Par un mémoire, enregistré le 8 juillet 2022, le ministre de l'économie, des finances et de la souveraineté industrielle et numérique conclut au rejet de la requête.

Il soutient que les moyens de la requête ne sont pas fondés.

Par ordonnance du 20 juillet 2022, la clôture d'instruction a été fixée au 10 août 2022.

Vu les autres pièces du dossier.

Vu :

- la convention européenne de sauvegarde des droits de l'homme et des libertés fondamentales ;

- la convention signée le 9 septembre 1966 entre la République française et la Confédération suisse en vue d'éviter les doubles impositions en matière d'impôts sur le revenu et sur la fortune ;

- le traité sur le fonctionnement de l'Union européenne ;

- la charte des droits fondamentaux de l'Union européenne ;

- la directive 95/46/CE du 24 octobre 1995 ;

- la directive 2002/58/CE du 12 juillet 2002 ;

- le code général des impôts et le livre des procédures fiscales ;

- le code de justice administrative.

Les parties ont été régulièrement averties du jour de l'audience.

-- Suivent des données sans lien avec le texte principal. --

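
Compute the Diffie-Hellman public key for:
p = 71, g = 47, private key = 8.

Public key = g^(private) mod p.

Step 1: A = g^a mod p = 47^8 mod 71.
  47^1 mod 71 = 47
  47^2 mod 71 = (47 * 47) mod 71 = 8
  47^3 mod 71 = (8 * 47) mod 71 = 21
  47^4 mod 71 = (21 * 47) mod 71 = 64
  47^5 mod 71 = (64 * 47) mod 71 = 26
  47^6 mod 71 = (26 * 47) mod 71 = 15
  47^7 mod 71 = (15 * 47) mod 71 = 66
  47^8 mod 71 = (66 * 47) mod 71 = 49
Result: A = 49.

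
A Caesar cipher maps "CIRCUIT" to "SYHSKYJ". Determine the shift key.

Step 1: Compare first letters: C (position 2) -> S (position 18).
Step 2: Shift = (18 - 2) mod 26 = 16.
The shift value is 16.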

Ont été entendus au cours de l'audience publique :

- le rapport de Mme E...,

- et les conclusions de Mme Cherrier, rapporteure publique.

Considérant ce qui suit :

1. Mme C... et M. G... ont fait l'objet d'un examen contradictoire de leur situation fiscale personnelle au titre de l'année 2013, à l'issue duquel leur ont été notifiés des rehaussements de leurs revenus imposables par une proposition de rectification du 21 décembre 2015. Il en est résulté des cotisations supplémentaires d'impôt sur le revenu et de contributions sociales, assorties de pénalités. Ils relèvent appel du jugement du 15 octobre 2021 par lequel le tribunal administratif de Nîmes a rejeté leur demande tendant à la décharge de ces impositions et des pénalités correspondantes.

Sur la régularité du jugement :

2. En premier lieu, d'une part, contrairement à ce que soutiennent les requérants, le tribunal a suffisamment répondu, au point 20 du jugement, au moyen tiré de la méconnaissance de l'article L. 47 du livre des procédures fiscales. D'autre part, si les requérants soutiennent que les premiers juges ont omis de répondre aux moyens tirés des diverses violations des dispositions applicables à la procédure d'examen contradictoire de la situation fiscale personnelle, ils n'assortissent pas ce moyen des précisions permettant d'en apprécier la portée. Les moyens tirés de l'insuffisante motivation du jugement et de l'omission de répondre à des moyens doivent donc être écartés.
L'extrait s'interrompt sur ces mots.